Da wäre noch Facebook und die Suche nach Mitbewohnern aus meiner Unizeit im Ausland. Reinstes Jagdfieber! Zeitliche Entfernung – acht Jahre. Noch zu erinnern. 

Und dann aber – die Reisen. Unvergessen und tausend Jahre her. Aber hey – ich habe mir die Namen und Adressen tatsächlich aufgeschrieben. Und: ja, ich habe die Notizbücher noch! Kramkramkram, login, wen finden wir denn heute wohl…

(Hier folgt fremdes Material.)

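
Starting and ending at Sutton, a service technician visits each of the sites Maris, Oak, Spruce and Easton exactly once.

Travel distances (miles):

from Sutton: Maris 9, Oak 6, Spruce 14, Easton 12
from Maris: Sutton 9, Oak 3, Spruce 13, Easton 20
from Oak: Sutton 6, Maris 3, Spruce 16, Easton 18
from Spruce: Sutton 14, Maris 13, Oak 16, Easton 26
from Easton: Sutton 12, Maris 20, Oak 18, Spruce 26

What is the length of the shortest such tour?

60 miles — the shortest possible round trip.

There are 12 distinct closed tours to check (reversals are equivalent).
Sutton → Maris → Oak → Spruce → Easton → Sutton: 9+3+16+26+12 = 66
Sutton → Maris → Oak → Easton → Spruce → Sutton: 9+3+18+26+14 = 70
Sutton → Maris → Spruce → Oak → Easton → Sutton: 9+13+16+18+12 = 68
Sutton → Maris → Spruce → Easton → Oak → Sutton: 9+13+26+18+6 = 72
Sutton → Maris → Easton → Oak → Spruce → Sutton: 9+20+18+16+14 = 77
Sutton → Maris → Easton → Spruce → Oak → Sutton: 9+20+26+16+6 = 77
Sutton → Oak → Maris → Spruce → Easton → Sutton: 6+3+13+26+12 = 60
Sutton → Oak → Maris → Easton → Spruce → Sutton: 6+3+20+26+14 = 69
Sutton → Oak → Spruce → Maris → Easton → Sutton: 6+16+13+20+12 = 67
Sutton → Oak → Easton → Maris → Spruce → Sutton: 6+18+20+13+14 = 71
Sutton → Spruce → Maris → Oak → Easton → Sutton: 14+13+3+18+12 = 60
Sutton → Spruce → Oak → Maris → Easton → Sutton: 14+16+3+20+12 = 65
The minimum is 60.
One optimal route: Sutton → Oak → Maris → Spruce → Easton → Sutton (or its reverse).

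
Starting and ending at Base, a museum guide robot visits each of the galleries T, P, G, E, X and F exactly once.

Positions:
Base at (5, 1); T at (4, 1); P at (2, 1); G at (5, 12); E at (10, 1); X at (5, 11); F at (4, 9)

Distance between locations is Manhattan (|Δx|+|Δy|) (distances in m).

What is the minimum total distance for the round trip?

Base - T - P - G - E - X - F - Base: 1+2+14+16+15+3+9 = 60
Base - T - P - G - E - F - X - Base: 1+2+14+16+14+3+10 = 60
Base - T - P - G - X - E - F - Base: 1+2+14+1+15+14+9 = 56
Base - T - P - G - X - F - E - Base: 1+2+14+1+3+14+5 = 40
Base - T - P - G - F - E - X - Base: 1+2+14+4+14+15+10 = 60
Base - T - P - G - F - X - E - Base: 1+2+14+4+3+15+5 = 44
Base - T - P - E - G - X - F - Base: 1+2+8+16+1+3+9 = 40
Base - T - P - E - G - F - X - Base: 1+2+8+16+4+3+10 = 44
… (352 more)
Base - T - P - F - G - X - E - Base: 1+2+10+4+1+15+5 = 38  ← best
The minimum is 38.
One optimal route: Base → T → P → F → G → X → E → Base (or its reverse).

Shortest round trip = 38 m.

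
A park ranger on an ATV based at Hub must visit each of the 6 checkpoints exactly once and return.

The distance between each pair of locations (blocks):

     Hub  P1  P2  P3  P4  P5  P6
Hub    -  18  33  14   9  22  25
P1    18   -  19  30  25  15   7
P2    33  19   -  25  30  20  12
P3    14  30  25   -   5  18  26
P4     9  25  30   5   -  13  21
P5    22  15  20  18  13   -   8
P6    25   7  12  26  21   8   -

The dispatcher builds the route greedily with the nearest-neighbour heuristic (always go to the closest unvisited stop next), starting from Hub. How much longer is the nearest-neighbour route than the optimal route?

From Hub: P4=9, P3=14, P1=18, P5=22, P6=25, P2=33 → choose P4 (9).
From P4: P3=5, P5=13, P6=21, P1=25, P2=30 → choose P3 (5).
From P3: P5=18, P2=25, P6=26, P1=30 → choose P5 (18).
From P5: P6=8, P1=15, P2=20 → choose P6 (8).
From P6: P1=7, P2=12 → choose P1 (7).
From P1: P2=19 → choose P2 (19).
NN route Hub → P4 → P3 → P5 → P6 → P1 → P2 → Hub costs 99.
Optimal: Hub → P1 → P2 → P6 → P5 → P3 → P4 → Hub costs 89 (by enumerating all 360 distinct tours).
Excess = 99 − 89 = 10.

Excess over optimum: 10 blocks.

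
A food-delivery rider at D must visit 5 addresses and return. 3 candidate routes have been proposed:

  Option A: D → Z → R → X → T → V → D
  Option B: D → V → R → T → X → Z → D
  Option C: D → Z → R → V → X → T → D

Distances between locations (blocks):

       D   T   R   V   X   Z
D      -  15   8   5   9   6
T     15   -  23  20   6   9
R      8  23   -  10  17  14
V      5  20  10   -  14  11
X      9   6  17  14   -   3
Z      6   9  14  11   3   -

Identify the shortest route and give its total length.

Shortest is Option B, total 53 blocks.

Option A: 6 + 14 + 17 + 6 + 20 + 5 = 68
Option B: 5 + 10 + 23 + 6 + 3 + 6 = 53
Option C: 6 + 14 + 10 + 14 + 6 + 15 = 65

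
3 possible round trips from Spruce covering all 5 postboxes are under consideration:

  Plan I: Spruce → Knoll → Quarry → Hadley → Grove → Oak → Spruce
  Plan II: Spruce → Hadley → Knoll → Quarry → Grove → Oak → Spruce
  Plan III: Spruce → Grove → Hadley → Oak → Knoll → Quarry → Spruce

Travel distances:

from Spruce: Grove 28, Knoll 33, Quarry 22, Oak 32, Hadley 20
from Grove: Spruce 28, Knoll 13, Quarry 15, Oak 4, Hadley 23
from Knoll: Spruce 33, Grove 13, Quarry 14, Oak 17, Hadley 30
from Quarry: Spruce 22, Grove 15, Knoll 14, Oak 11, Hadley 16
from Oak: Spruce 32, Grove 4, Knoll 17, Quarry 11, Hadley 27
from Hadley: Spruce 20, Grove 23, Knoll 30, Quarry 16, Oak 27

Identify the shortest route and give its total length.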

Und überhaupt: Notizbücher, Sammelsurien von Sammelkram, GOLDGRUBEN. Inzwischen halte ich mich ja für zu alt und meine Wohnung für zu klein um Theaterkarteneintrittskartenstadtplänemuseenbeschreibungen zu behalten. Wat ein Fehler! So erinnert man sich sozusagen sensuell an die Dinge, die man sonst, ja, vergisst!

Sammle, Welt, sammle!

Hier mein Fundstück von heute: Auckland, Neuseeland, 1996, Backpackerunterkunft: „Hi, I`m Andrew from Santa Cruz, California„. Enjoy!


Miterziehen

16 Oktober 2008

Eine Mutter und ihr müdes Kind (mit vier Jahren in bestem Trotzalter) kommen abends nach Hause. Die Laune des Kindes schlägt um und es verlangt nach seinem Vater, der in einer Lesung sitzt und gerade nicht zur Verfügung steht. Dies wird mit lautem Kreischen und weinen quittiert, tja, hilft nix (denkt die Mutter und setzt sich aufs Mäuerchen beim Haus). Abwarten ist die Devise. Doch moment. Ein älterer Herr eilt von der anderen Straßenseite herbei mit dem festen Vorsatz, der Mutter zu helfen. Na, meine Kleine, sagt der Schwabe? Bayer? was is denn hör doch mal auf is doch nich so schlimm tätschel tätschel. Lassen Sie das mal, sagt die Mutter, das macht es nicht besser. Aber da – zack! wird der Duploriegel zartbitter rausgeholt, jaja, ich mach das schon, ich habe viele Enkel, ich weiß, wie das geht. Die Mutter: das ist aber mein Kind. Kind auf den Arm, will Ihnen nicht zu nahe treten, aber ich gehe. Das zuerst verschreckte Kind erreicht bald drauf wieder die Schreihöchstform, mantramäßig Ich Will Zu Meinem Papaaaaa! wiederholend. An ein überbrücken von drei Stockwerken plus Hochparterre ist nicht zu denken. Nicht, ohne die vermutlich schon schlafenden Kinder im Haus zu wecken. Gut; spazieren? Sagt die Mutter. Ich. Will. Zu. Meinem. Papa. Kreeeeischchchch! Och, Kapitulation, dann halt die nächsten zwei Stunden an der Türschwelle. Doch da naht schon wieder das Unheil mit Schokoriegel, die Milde ist vorbei, jetzt reicht´s:

Missbrauchen Sie Ihr Kind? sagt das Unheil.

Die Mutter: ?

Das Unheil: seit einer Halben Stunde so ein Theater, missbrauchen Sie das Kind oder wieso verlangt es nach seinem Vater?

Die Mutter: ?

Das Unheil: soll ich die Polizei rufen ODER WAS.

Die Mutter: ?, obwohl eigentlich ja, machen Sie das mal.

Das Unheil: ja soll ich die Polizei rufen?

Die Mutter: jetzt machen Sie doch mal!

Das Unheil: Sie dumme Kuh Sie!

Das Kind wird still, die Mutter macht die Tür auf und sie gehen nach oben, kopfschüttelnd vereint im Wissen um unübertroffene Unmöglichkeiten.